Depuis plusieurs semaines, les agriculteurs espagnols et italiens manifestent, bloquant des routes un peu partout autour des grandes villes. À l’instar de leurs confrères européens, ils dénoncent des prix trop bas, la concurrence étrangère déloyale, l’inflation, ou encore l’accumulation de normes.
Malgré des tentatives des gouvernements pour apaiser leur colère, les mobilisations en Espagne et en Italie se poursuivent, et les manifestants vont jusqu’à investir des lieux symboliques des capitales pour se faire entendre.
Des tracteurs en plein Madrid devant le ministère de l’Agriculture
Ainsi, en Espagne, une quinzaine de tracteurs sont restés stationnés environ deux heures ce jeudi 15 février 2024 devant le ministère de l’Agriculture, en plein cœur de Madrid. Ils se sont rendus sur place pour protester contre la crise du secteur, en marge d’une réunion avec le ministre de l’Agriculture, Luis Planas.
Les tracteurs étaient arrêtés, pelle en l’air, en fin de matinée sur le seuil du ministère, et les agriculteurs ont déployé des banderoles clamant « Les agriculteurs sur le pied de guerre » ou encore « Planas, la ruine de la campagne, tu l’avais proposée, tu l’as gagnée », a constaté un photographe de l’AFP. Sous la pluie, quelque 250 représentants du secteur accompagnés de syndicats, arrivés pour la plupart en bus, ont gêné la circulation sur cette grosse artère de la capitale avant de repartir avant 15h00.
Lo cierto es, q durante un par d días, estaba preocupado por España y los españoles.
— David (@Dsagunt) February 15, 2024
Q el cloroformo social y los tentáculos de la Agenda 2030, con sus Gobiernos, sindicatos, prensa, TV, radio, burócratas de Bruselas; habían hecho mella.
Y me encuentro una #tractorada en Madrid pic.twitter.com/TSyi6JZVE0
Le ministre échoue à mettre fin aux mobilisations des Espagnols
En fin d’après-midi, le ministre avait reçu les trois principaux syndicats d’agriculteurs et d’éleveurs (Asaja, Coag et UPA), au lendemain d’une réunion avec les différents représentants du secteur alimentaire.

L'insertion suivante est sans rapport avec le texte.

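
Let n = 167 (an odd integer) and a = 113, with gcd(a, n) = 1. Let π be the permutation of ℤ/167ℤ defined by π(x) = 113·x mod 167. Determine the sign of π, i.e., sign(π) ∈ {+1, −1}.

-1

Start at x=83: 83 → 27 → 45 → 75 → 125 → 97 → 106 → … (one orbit).
π_113 has 2 disjoint cycles with lengths [166, 1] on {0,…,166}.
sign(π) = (−1)^{n − #cycles} = (−1)^{167−2} = (−1)^165 = -1.
Zolotarev: (113|167) = -1, matching the cycle-count sign.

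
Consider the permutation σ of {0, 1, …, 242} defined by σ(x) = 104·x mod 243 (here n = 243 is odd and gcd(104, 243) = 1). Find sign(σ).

Start at x=241: 241 → 35 → 238 → 209 → 109 → 158 → 151 → … (one orbit).
Cycle lengths of π_104 on ℤ/243ℤ: [162, 54, 18, 6, 2, 1]; 6 cycles in total.
sign(π) = (−1)^{n − #cycles} = (−1)^{243−6} = (−1)^237 = -1.

-1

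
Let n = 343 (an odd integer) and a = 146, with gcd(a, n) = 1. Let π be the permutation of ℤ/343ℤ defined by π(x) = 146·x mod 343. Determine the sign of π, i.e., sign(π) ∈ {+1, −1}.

Trace 146: π^k(146) = [146, 50, 97, 99, 48, 148, 342] for k=0..6.
π_146 has 46 disjoint cycles with lengths [14, 14, 14, 14, 14, 14, 14, 14, 14, 14, 14, 14, 14, 14, 14, 14, 14, 14, 14, 14, 14, 2, 2, 2, 2, 2, 2, 2, 2, 2, 2, 2, 2, 2, 2, 2, 2, 2, 2, 2, 2, 2, 2, 2, 2, 1] on {0,…,342}.
343 − 46 = 297 transpositions; sign(π) = (−1)^297 = -1.
(146|343)_J = -1 (Zolotarev's lemma cross-check).

-1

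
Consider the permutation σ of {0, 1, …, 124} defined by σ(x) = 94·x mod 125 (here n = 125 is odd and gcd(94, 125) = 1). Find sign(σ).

Trace 41: π^k(41) = [41, 104, 26, 69, 111, 59, 46] for k=0..6.
π_94 has 7 disjoint cycles with lengths [50, 50, 10, 10, 2, 2, 1] on {0,…,124}.
n − c = 125 − 7 = 118; sign = (−1)^118 = +1.

+1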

À l’issue de cette rencontre, Luis Planas a annoncé un paquet de mesures répondant, selon lui, « aux trois » revendications du secteur. Il a ainsi expliqué qu’il plaiderait « le 26 [février] à Bruxelles » pour une « simplification de la Pac », et qu’il défendrait aussi bien auprès de l’Union européenne qu’auprès de l’Organisation mondiale du commerce (OMC) « le principe de réciprocité dans l’utilisation des produits phytosanitaires dans la production alimentaire », soit les fameuses « clauses miroirs » pour les produits importés.
Il a également annoncé « la création d’une agence nationale d’information et de contrôle des aliments », afin d’éviter que les agriculteurs se voient obligés de vendre leur production à prix cassé.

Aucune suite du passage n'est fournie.